The libraries are divided into several packages. The available packages are:
- Cabal
-
The Haskell Cabal is the Common Architecture for Building Applications
and Libraries. It is a framework which defines a common interface for
authors to more easily build their applications in a portable way. The
Haskell Cabal is meant to be a part of a larger infrastructure for
distributing, organizing, and cataloging Haskell Libraries and
Tools. For more information, please see:
http://www.haskell.org/cabal/.
- HUnit
-
HUnit is a unit testing framework for Haskell, inspired by the JUnit
tool for Java, see: http://www.junit.org.
- OpenGL
-
The OpenGL package contains a Haskell binding for the OpenGL graphics system
(GL, version 2.1) and its accompanying utility library (GLU, version 1.3).
OpenGL is the industry's most widely used and supported 2D and 3D graphics
application programming interface (API), incorporating a broad set of rendering,
texture mapping, special effects, and other powerful visualization functions.
For more information about OpenGL, please see: http://www.opengl.org/.
- QuickCheck
-
A library for testing Haskell programs automatically. The programmer provides a
specification of the program, in the form of properties which functions should
satisfy, and QuickCheck then tests that the properties hold in a large number of
randomly generated cases. Specifications are expressed in Haskell, using
combinators defined in the QuickCheck library. QuickCheck provides combinators
to define properties, observe the distribution of test data, and define test
data generators.
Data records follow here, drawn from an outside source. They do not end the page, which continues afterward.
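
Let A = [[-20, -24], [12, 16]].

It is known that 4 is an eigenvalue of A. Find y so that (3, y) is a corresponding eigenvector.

We need (A - 4I)v = 0.
A - 4I = [[-24, -24], [12, 12]].
Row 1: (-24)·3 + (-24)·y = 0
Row 2: (12)·3 + (12)·y = 0
Solving gives y = -3.
Check: A·(3, -3) = (12, -12) = 4·(3, -3).

-3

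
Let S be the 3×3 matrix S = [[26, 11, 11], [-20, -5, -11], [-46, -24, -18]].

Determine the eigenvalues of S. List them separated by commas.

Set up det(λI - S) = 0.
Expanding the 3×3 determinant: p(λ) = λ^3 - 3λ^2 - 46λ + 168.
Since p(6) = 0, λ = 6 is a root.
Factor out (λ - 6): p(λ) = (λ - 6)·(λ^2 + 3λ - 28).
The quadratic factors as (λ + 7)·(λ - 4).
Eigenvalues: -7, 4, 6.

-7, 4, 6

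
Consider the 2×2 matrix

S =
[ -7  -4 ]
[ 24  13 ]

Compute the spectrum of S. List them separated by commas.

1, 5

det(S - lambda·I) = (-7 - lambda)(13 - lambda) - (-4)·(24) = lambda^2 - 6·lambda + 5.
This factors as (lambda - 1)·(lambda - 5) = 0.
Eigenvalues: 1, 5.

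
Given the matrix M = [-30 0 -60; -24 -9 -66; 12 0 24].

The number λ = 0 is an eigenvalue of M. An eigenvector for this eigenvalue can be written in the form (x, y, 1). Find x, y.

-2, -2

We need (M)v = 0.
M = [[-30, 0, -60], [-24, -9, -66], [12, 0, 24]].
Row 1: (-30)·x + (0)·y + (-60)·1 = 0
Row 2: (-24)·x + (-9)·y + (-66)·1 = 0
Row 3: (12)·x + (0)·y + (24)·1 = 0
Solving gives x = -2, y = -2.
Check: M·(-2, -2, 1) = (0, 0, 0) = 0·(-2, -2, 1).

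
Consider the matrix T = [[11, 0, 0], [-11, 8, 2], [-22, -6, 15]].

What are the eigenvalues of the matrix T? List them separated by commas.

The characteristic polynomial is p(s) = det(sI - T).
Expanding along the first row, p(s) = s^3 - 34s^2 + 385s - 1452.
Rational-root test: s = 11 gives p(11) = 0.
Factor out (s - 11): p(s) = (s - 11)·(s^2 - 23s + 132).
The quadratic factors as (s - 11)·(s - 12).
Eigenvalues: 11, 11, 12.

11, 11, 12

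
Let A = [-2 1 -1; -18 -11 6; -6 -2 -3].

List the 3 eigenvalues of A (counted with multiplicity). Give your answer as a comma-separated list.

-6, -5, -5

Compute the characteristic polynomial p(r) = det(rI - A).
Expanding the 3×3 determinant: p(r) = r^3 + 16r^2 + 85r + 150.
Try r = -6: p(-6) = 0, so -6 is a root.
Dividing by (r + 6) leaves r^2 + 10r + 25.
The quadratic factor is (r + 5)^2.
Eigenvalues: -6, -5, -5.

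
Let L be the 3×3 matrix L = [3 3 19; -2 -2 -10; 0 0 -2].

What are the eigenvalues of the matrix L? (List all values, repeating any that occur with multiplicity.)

-2, 0, 1

Set up det(rI - L) = 0.
Expanding along the first row, p(r) = r^3 + r^2 - 2r.
Try r = 0: p(0) = 0, so 0 is a root.
Factor out r: p(r) = r·(r^2 + r - 2).
The quadratic factors as (r + 2)·(r - 1).
Eigenvalues: -2, 0, 1.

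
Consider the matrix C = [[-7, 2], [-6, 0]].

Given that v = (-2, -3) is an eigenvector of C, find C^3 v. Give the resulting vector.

First find the eigenvalue: Cv = (8, 12) = -4·(-2, -3), so λ = -4.
Then C^3 v = λ^3·v = (-4)^3·(-2, -3) = -64·(-2, -3) = (128, 192).

(128, 192)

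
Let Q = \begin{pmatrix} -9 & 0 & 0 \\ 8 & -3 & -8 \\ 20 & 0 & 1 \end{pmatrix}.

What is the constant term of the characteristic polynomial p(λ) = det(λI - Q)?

p(0) = det(0·I − Q) = det(−Q) = (−1)^3·det(Q).
det(Q) = 27, so p(0) = -27.

-27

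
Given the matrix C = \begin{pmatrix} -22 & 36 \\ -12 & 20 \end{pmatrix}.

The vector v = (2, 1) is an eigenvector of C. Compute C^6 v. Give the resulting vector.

First find the eigenvalue: Cv = (-8, -4) = -4·(2, 1), so λ = -4.
Then C^6 v = λ^6·v = (-4)^6·(2, 1) = 4096·(2, 1) = (8192, 4096).

(8192, 4096)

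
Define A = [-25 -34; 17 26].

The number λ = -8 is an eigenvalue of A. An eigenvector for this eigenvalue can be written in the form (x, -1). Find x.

2

We need (A + 8I)v = 0.
A + 8I = [[-17, -34], [17, 34]].
Row 1: (-17)·x + (-34)·-1 = 0
Row 2: (17)·x + (34)·-1 = 0
Solving gives x = 2.
Check: A·(2, -1) = (-16, 8) = -8·(2, -1).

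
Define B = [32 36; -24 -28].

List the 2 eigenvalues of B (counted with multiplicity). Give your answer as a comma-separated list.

-4, 8

det(B - tI) = (32 - t)(-28 - t) - (36)·(-24) = t^2 - 4t - 32.
This factors as (t + 4)·(t - 8) = 0.
Eigenvalues: -4, 8.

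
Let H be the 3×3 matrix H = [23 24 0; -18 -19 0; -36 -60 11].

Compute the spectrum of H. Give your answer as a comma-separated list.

The characteristic polynomial is p(t) = det(tI - H).
Expanding along the first row, p(t) = t^3 - 15t^2 + 39t + 55.
Since p(-1) = 0, t = -1 is a root.
Dividing by (t + 1) leaves t^2 - 16t + 55.
The quadratic factors as (t - 5)·(t - 11).
Eigenvalues: -1, 5, 11.

-1, 5, 11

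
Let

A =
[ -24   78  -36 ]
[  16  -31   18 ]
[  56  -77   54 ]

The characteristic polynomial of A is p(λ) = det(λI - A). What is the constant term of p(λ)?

0

p(λ) = λ^3 + λ^2 - 72λ.
The constant term is 0.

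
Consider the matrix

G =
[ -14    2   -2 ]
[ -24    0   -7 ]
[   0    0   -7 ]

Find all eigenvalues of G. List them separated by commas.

-8, -7, -6

The characteristic polynomial is p(λ) = det(λI - G).
Cofactor expansion gives p(λ) = λ^3 + 21λ^2 + 146λ + 336.
Rational-root test: λ = -6 gives p(-6) = 0.
Dividing by (λ + 6) leaves λ^2 + 15λ + 56.
The quadratic factors as (λ + 8)·(λ + 7).
Eigenvalues: -8, -7, -6.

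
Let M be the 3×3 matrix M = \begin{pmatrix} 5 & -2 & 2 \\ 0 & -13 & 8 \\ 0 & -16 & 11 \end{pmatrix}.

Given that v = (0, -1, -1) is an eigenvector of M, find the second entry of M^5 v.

First find the eigenvalue: Mv = (0, 5, 5) = -5·(0, -1, -1), so λ = -5.
Then M^5 v = λ^5·v = (-5)^5·(0, -1, -1) = -3125·(0, -1, -1) = (0, 3125, 3125).

3125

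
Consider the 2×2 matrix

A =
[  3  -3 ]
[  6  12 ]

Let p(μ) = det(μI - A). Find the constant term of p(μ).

54

p(μ) = μ^2 - 15μ + 54.
The constant term is 54.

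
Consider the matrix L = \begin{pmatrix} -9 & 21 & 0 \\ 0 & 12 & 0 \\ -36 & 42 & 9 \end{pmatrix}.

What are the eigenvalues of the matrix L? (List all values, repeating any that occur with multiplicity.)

-9, 9, 12

The characteristic polynomial is p(r) = det(rI - L).
Expanding the 3×3 determinant: p(r) = r^3 - 12r^2 - 81r + 972.
Since p(12) = 0, r = 12 is a root.
Factor out (r - 12): p(r) = (r - 12)·(r^2 - 81).
The quadratic factors as (r + 9)·(r - 9).
Eigenvalues: -9, 9, 12.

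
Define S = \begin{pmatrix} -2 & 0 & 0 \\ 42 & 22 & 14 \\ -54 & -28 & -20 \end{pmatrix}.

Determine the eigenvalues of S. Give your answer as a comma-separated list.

-6, -2, 8

The characteristic polynomial is p(λ) = det(λI - S).
Expanding the 3×3 determinant: p(λ) = λ^3 - 52λ - 96.
Try λ = -2: p(-2) = 0, so -2 is a root.
Factor out (λ + 2): p(λ) = (λ + 2)·(λ^2 - 2λ - 48).
The quadratic factors as (λ + 6)·(λ - 8).
Eigenvalues: -6, -2, 8.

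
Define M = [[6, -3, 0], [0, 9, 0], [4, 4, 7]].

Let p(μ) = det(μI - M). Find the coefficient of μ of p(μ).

159

p(μ) = μ^3 - 22μ^2 + 159μ - 378.
The coefficient of μ is 159.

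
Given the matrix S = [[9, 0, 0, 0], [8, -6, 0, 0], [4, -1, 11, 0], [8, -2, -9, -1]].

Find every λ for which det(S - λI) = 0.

-6, -1, 9, 11

S is lower triangular, so its eigenvalues are the diagonal entries.
Diagonal: 9, -6, 11, -1.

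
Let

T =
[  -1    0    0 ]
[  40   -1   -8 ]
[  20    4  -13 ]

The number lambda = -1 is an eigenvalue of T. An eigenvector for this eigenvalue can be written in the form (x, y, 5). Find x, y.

1, 10

We need (T + 1I)v = 0.
T + 1I = [[0, 0, 0], [40, 0, -8], [20, 4, -12]].
Row 1: (0)·x + (0)·y + (0)·5 = 0
Row 2: (40)·x + (0)·y + (-8)·5 = 0
Row 3: (20)·x + (4)·y + (-12)·5 = 0
Solving gives x = 1, y = 10.
Check: T·(1, 10, 5) = (-1, -10, -5) = -1·(1, 10, 5).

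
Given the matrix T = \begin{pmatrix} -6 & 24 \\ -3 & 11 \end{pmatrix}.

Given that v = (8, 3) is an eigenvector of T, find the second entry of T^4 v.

First find the eigenvalue: Tv = (24, 9) = 3·(8, 3), so λ = 3.
Then T^4 v = λ^4·v = 3^4·(8, 3) = 81·(8, 3) = (648, 243).

243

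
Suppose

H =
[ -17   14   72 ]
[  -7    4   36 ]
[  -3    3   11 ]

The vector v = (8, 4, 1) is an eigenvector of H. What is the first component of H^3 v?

First find the eigenvalue: Hv = (-8, -4, -1) = -1·(8, 4, 1), so λ = -1.
Then H^3 v = λ^3·v = (-1)^3·(8, 4, 1) = -1·(8, 4, 1) = (-8, -4, -1).

-8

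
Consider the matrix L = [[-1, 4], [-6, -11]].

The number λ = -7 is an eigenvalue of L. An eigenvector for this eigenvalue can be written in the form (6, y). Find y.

-9

We need (L + 7I)v = 0.
L + 7I = [[6, 4], [-6, -4]].
Row 1: (6)·6 + (4)·y = 0
Row 2: (-6)·6 + (-4)·y = 0
Solving gives y = -9.
Check: L·(6, -9) = (-42, 63) = -7·(6, -9).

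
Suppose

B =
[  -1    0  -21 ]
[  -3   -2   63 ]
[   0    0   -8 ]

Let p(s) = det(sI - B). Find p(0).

16

p(0) = det(0·I − B) = det(−B) = (−1)^3·det(B).
det(B) = -16, so p(0) = 16.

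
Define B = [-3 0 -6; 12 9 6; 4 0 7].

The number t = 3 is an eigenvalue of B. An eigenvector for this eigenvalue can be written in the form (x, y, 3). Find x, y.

-3, 3

We need (B - 3I)v = 0.
B - 3I = [[-6, 0, -6], [12, 6, 6], [4, 0, 4]].
Row 1: (-6)·x + (0)·y + (-6)·3 = 0
Row 2: (12)·x + (6)·y + (6)·3 = 0
Row 3: (4)·x + (0)·y + (4)·3 = 0
Solving gives x = -3, y = 3.
Check: B·(-3, 3, 3) = (-9, 9, 9) = 3·(-3, 3, 3).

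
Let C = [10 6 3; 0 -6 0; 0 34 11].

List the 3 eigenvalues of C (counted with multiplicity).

-6, 10, 11

Compute the characteristic polynomial p(s) = det(sI - C).
Expanding along the first row, p(s) = s^3 - 15s^2 - 16s + 660.
Since p(-6) = 0, s = -6 is a root.
Dividing by (s + 6) leaves s^2 - 21s + 110.
The quadratic factors as (s - 10)·(s - 11).
Eigenvalues: -6, 10, 11.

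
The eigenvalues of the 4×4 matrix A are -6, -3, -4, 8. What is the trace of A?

-5

trace(A) is the sum of the eigenvalues: (-6) + (-3) + (-4) + (8) = -5.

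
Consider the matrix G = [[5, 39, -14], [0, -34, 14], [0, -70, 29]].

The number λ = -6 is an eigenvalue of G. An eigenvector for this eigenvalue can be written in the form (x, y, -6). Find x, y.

3, -3

We need (G + 6I)v = 0.
G + 6I = [[11, 39, -14], [0, -28, 14], [0, -70, 35]].
Row 1: (11)·x + (39)·y + (-14)·-6 = 0
Row 2: (0)·x + (-28)·y + (14)·-6 = 0
Row 3: (0)·x + (-70)·y + (35)·-6 = 0
Solving gives x = 3, y = -3.
Check: G·(3, -3, -6) = (-18, 18, 36) = -6·(3, -3, -6).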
For more information, please see:
http://www.math.chalmers.se/~rjmh/QuickCheck/.
- Win32
-
A Haskell binding to the Win32 API.
- array
-
This package contains arrays.
- base
-
This package contains the Prelude and its support libraries, and a large
collection of useful libraries ranging from data structures to parsing
combinators and debugging utilities.
- bytestring
-
This package contains the bytestring library.
- cgi
-
A library for writing CGI programs.
- containers
-
This package contains basic container classes and containers.
- directory
-
This package provides a library for handling directories.
- fgl
-
Martin Erwig's Functional Graph Library.
- filepath
-
Library for manipulating FilePath's in a cross platform way.
- haskell-src
-
Facilities for manipulating Haskell source code: an abstract syntax,
lexer, parser and pretty-printer.
- hpc
-
This package contains the Haskell Program Coverage library.
- html
-
An Html combinator library.
- mtl
-
A monad transformer library, inspired by the paper
Functional Programming with Overloading and Higher-Order Polymorphism,
Mark P Jones (http://www.cse.ogi.edu/~mpj/)
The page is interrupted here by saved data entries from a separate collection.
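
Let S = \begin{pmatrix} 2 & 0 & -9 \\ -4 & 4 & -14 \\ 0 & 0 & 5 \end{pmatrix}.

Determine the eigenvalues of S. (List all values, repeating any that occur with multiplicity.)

2, 4, 5

Set up det(rI - S) = 0.
Expanding along the first row, p(r) = r^3 - 11r^2 + 38r - 40.
Try r = 4: p(4) = 0, so 4 is a root.
Dividing by (r - 4) leaves r^2 - 7r + 10.
The quadratic factors as (r - 2)·(r - 5).
Eigenvalues: 2, 4, 5.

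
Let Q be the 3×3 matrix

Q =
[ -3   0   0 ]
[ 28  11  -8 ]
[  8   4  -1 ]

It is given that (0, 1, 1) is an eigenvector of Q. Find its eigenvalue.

Compute Qv: Q·(0, 1, 1) = (0, 3, 3).
Since Qv = λv, compare component 2: 3 = λ·1, so λ = 3.

3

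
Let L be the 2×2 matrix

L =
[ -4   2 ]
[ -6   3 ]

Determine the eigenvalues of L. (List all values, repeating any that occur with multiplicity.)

-1, 0

det(L - sI) = (-4 - s)(3 - s) - (2)·(-6) = s^2 + s.
This factors as (s + 1)·s = 0.
Eigenvalues: -1, 0.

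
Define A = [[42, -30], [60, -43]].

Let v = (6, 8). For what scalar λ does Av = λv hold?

Compute Av: A·(6, 8) = (12, 16).
Since Av = λv, compare component 1: 12 = λ·6, so λ = 2.

2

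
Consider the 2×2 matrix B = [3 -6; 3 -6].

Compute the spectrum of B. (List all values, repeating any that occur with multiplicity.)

det(B - sI) = (3 - s)(-6 - s) - (-6)·(3) = s^2 + 3s.
This factors as (s + 3)·s = 0.
Eigenvalues: -3, 0.

-3, 0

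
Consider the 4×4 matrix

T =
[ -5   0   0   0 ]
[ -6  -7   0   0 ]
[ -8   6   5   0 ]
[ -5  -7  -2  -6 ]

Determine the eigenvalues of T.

-7, -6, -5, 5

T is lower triangular, so its eigenvalues are the diagonal entries.
Diagonal: -5, -7, 5, -6.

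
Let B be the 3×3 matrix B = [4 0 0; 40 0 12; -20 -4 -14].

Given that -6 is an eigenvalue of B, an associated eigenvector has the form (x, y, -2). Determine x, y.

0, 4

We need (B + 6I)v = 0.
B + 6I = [[10, 0, 0], [40, 6, 12], [-20, -4, -8]].
Row 1: (10)·x + (0)·y + (0)·-2 = 0
Row 2: (40)·x + (6)·y + (12)·-2 = 0
Row 3: (-20)·x + (-4)·y + (-8)·-2 = 0
Solving gives x = 0, y = 4.
Check: B·(0, 4, -2) = (0, -24, 12) = -6·(0, 4, -2).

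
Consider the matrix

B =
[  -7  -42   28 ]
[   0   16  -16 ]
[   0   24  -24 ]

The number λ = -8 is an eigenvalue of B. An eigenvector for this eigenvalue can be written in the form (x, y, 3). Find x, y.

0, 2

We need (B + 8I)v = 0.
B + 8I = [[1, -42, 28], [0, 24, -16], [0, 24, -16]].
Row 1: (1)·x + (-42)·y + (28)·3 = 0
Row 2: (0)·x + (24)·y + (-16)·3 = 0
Row 3: (0)·x + (24)·y + (-16)·3 = 0
Solving gives x = 0, y = 2.
Check: B·(0, 2, 3) = (0, -16, -24) = -8·(0, 2, 3).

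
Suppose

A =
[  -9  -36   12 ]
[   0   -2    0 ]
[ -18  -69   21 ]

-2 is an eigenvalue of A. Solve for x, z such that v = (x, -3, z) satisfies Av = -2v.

0, -9

We need (A + 2I)v = 0.
A + 2I = [[-7, -36, 12], [0, 0, 0], [-18, -69, 23]].
Row 1: (-7)·x + (-36)·-3 + (12)·z = 0
Row 2: (0)·x + (0)·-3 + (0)·z = 0
Row 3: (-18)·x + (-69)·-3 + (23)·z = 0
Solving gives x = 0, z = -9.
Check: A·(0, -3, -9) = (0, 6, 18) = -2·(0, -3, -9).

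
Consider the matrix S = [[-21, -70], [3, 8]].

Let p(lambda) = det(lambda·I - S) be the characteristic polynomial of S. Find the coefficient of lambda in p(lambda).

13

The coefficient of lambda of det(lambda·I - S) is −trace(S).
trace(S) = (-21) + (8) = -13, so the coefficient is 13.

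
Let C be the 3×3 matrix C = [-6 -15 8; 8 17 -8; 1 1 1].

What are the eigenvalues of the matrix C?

1, 2, 9

Set up det(lambda·I - C) = 0.
Cofactor expansion gives p(lambda) = lambda^3 - 12·lambda^2 + 29·lambda - 18.
Rational-root test: lambda = 1 gives p(1) = 0.
Dividing by (lambda - 1) leaves lambda^2 - 11·lambda + 18.
The quadratic factors as (lambda - 2)·(lambda - 9).
Eigenvalues: 1, 2, 9.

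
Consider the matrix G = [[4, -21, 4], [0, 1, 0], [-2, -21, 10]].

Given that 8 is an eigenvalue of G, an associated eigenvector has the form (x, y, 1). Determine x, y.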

Advanced School of Functional Programming, 1995.
- network
-
Networking-related facilities.
- old-locale
-
This package provides the old locale library.
For new code, the new locale library is recommended.
- old-time
-
This package provides the old time library.
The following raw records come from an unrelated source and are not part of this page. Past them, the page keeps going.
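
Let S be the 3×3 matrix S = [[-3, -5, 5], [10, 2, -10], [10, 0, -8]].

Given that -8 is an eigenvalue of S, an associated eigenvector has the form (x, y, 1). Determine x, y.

We need (S + 8I)v = 0.
S + 8I = [[5, -5, 5], [10, 10, -10], [10, 0, 0]].
Row 1: (5)·x + (-5)·y + (5)·1 = 0
Row 2: (10)·x + (10)·y + (-10)·1 = 0
Row 3: (10)·x + (0)·y + (0)·1 = 0
Solving gives x = 0, y = 1.
Check: S·(0, 1, 1) = (0, -8, -8) = -8·(0, 1, 1).

0, 1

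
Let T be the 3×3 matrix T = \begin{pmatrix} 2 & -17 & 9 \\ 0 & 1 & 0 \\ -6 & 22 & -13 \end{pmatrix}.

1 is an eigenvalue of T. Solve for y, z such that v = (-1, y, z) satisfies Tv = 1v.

1, 2

We need (T - 1I)v = 0.
T - 1I = [[1, -17, 9], [0, 0, 0], [-6, 22, -14]].
Row 1: (1)·-1 + (-17)·y + (9)·z = 0
Row 2: (0)·-1 + (0)·y + (0)·z = 0
Row 3: (-6)·-1 + (22)·y + (-14)·z = 0
Solving gives y = 1, z = 2.
Check: T·(-1, 1, 2) = (-1, 1, 2) = 1·(-1, 1, 2).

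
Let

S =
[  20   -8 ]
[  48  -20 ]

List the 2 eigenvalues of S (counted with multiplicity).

-4, 4

det(S - tI) = (20 - t)(-20 - t) - (-8)·(48) = t^2 - 16.
This factors as (t + 4)·(t - 4) = 0.
Eigenvalues: -4, 4.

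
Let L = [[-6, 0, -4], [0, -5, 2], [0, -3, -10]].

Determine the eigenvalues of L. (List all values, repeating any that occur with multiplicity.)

Set up det(λI - L) = 0.
Cofactor expansion gives p(λ) = λ^3 + 21λ^2 + 146λ + 336.
Try λ = -6: p(-6) = 0, so -6 is a root.
Dividing by (λ + 6) leaves λ^2 + 15λ + 56.
The quadratic factors as (λ + 8)·(λ + 7).
Eigenvalues: -8, -7, -6.

-8, -7, -6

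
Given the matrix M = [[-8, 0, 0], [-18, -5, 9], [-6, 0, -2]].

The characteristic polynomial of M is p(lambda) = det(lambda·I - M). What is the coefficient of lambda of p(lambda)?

p(lambda) = lambda^3 + 15·lambda^2 + 66·lambda + 80.
The coefficient of lambda is 66.

66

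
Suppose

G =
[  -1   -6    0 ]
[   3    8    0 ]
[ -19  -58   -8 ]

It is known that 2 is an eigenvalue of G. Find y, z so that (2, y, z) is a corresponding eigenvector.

We need (G - 2I)v = 0.
G - 2I = [[-3, -6, 0], [3, 6, 0], [-19, -58, -10]].
Row 1: (-3)·2 + (-6)·y + (0)·z = 0
Row 2: (3)·2 + (6)·y + (0)·z = 0
Row 3: (-19)·2 + (-58)·y + (-10)·z = 0
Solving gives y = -1, z = 2.
Check: G·(2, -1, 2) = (4, -2, 4) = 2·(2, -1, 2).

-1, 2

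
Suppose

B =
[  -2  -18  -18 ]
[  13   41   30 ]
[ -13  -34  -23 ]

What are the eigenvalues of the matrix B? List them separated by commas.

Set up det(λI - B) = 0.
Expanding along the first row, p(λ) = λ^3 - 16λ^2 + 41λ + 154.
Try λ = 11: p(11) = 0, so 11 is a root.
Dividing by (λ - 11) leaves λ^2 - 5λ - 14.
The quadratic factors as (λ + 2)·(λ - 7).
Eigenvalues: -2, 7, 11.

-2, 7, 11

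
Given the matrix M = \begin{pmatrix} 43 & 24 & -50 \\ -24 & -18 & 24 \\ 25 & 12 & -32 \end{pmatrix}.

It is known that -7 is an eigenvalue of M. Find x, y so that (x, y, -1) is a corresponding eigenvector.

-1, 0

We need (M + 7I)v = 0.
M + 7I = [[50, 24, -50], [-24, -11, 24], [25, 12, -25]].
Row 1: (50)·x + (24)·y + (-50)·-1 = 0
Row 2: (-24)·x + (-11)·y + (24)·-1 = 0
Row 3: (25)·x + (12)·y + (-25)·-1 = 0
Solving gives x = -1, y = 0.
Check: M·(-1, 0, -1) = (7, 0, 7) = -7·(-1, 0, -1).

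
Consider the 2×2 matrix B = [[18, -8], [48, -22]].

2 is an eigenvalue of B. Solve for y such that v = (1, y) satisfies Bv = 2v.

We need (B - 2I)v = 0.
B - 2I = [[16, -8], [48, -24]].
Row 1: (16)·1 + (-8)·y = 0
Row 2: (48)·1 + (-24)·y = 0
Solving gives y = 2.
Check: B·(1, 2) = (2, 4) = 2·(1, 2).

2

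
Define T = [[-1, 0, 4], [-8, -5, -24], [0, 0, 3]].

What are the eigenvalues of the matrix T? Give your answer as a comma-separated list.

The characteristic polynomial is p(s) = det(sI - T).
Expanding the 3×3 determinant: p(s) = s^3 + 3s^2 - 13s - 15.
Since p(3) = 0, s = 3 is a root.
Dividing by (s - 3) leaves s^2 + 6s + 5.
The quadratic factors as (s + 5)·(s + 1).
Eigenvalues: -5, -1, 3.

-5, -1, 3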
For new code, the new time library is recommended.
- packedstring
-
This package contains the deprecated PackedString library.
- parallel
-
This package provides a library for parallel programming.
- parsec
-
A monadic parser combinator library, written by Daan Leijen. Parsec is designed
from scratch as an industrial-strength parser library. It is simple, safe, well
documented, has extensive libraries and good error messages, and is also
fast. More documentation can be found on:
http://www.cs.uu.nl/~daan/parsec.html
- pretty
-
This package contains a pretty-printing library.
- process
-
This package contains libraries for dealing with system processes.
- random
-
Random number library.
- regex-base
-
Interfaces for regular expressions
- regex-compat
-
Compatibility for Text.Regex
- regex-posix
-
POSIX regular expressions
- stm
-
Software Transactional Memory: a modular composable concurrency abstraction.
- template-haskell
-
Facilities for manipulating Haskell source code using Template Haskell.
- time
-
Clock and calendar time.
- xhtml
-
An XHtml combinator library.
Implementation-specific notes:
- GHC/GHCi
- Most of the time, all the packages are available without the need to
use any additional command-line options. The only time when this is not the
case is when linking a program on the command line, without using the --make
option: in this case you must list all the packages to link to by adding the
-package P flag (where P is the package name) to the command line for each
package. See the User's Guide (../users_guide/index.html) for more
details.
- Hugs
- Hugs provides almost all of the modules in the above packages,
with exceptions listed on the Hugs 98 libraries status page
(http://cvs.haskell.org/Hugs/pages/libstatus.html).
All those modules are always available.
- Nhc98
- Nhc98 provides many of the modules in the above packages (see the
Nhc98 libraries page (http://www.haskell.org/nhc98/libraries.html) for a more
details). The modules of the haskell98 package are available without the need
to use any additional compile-time options. To use modules from some other
package P with Nhc98, add the compile-time option -package P.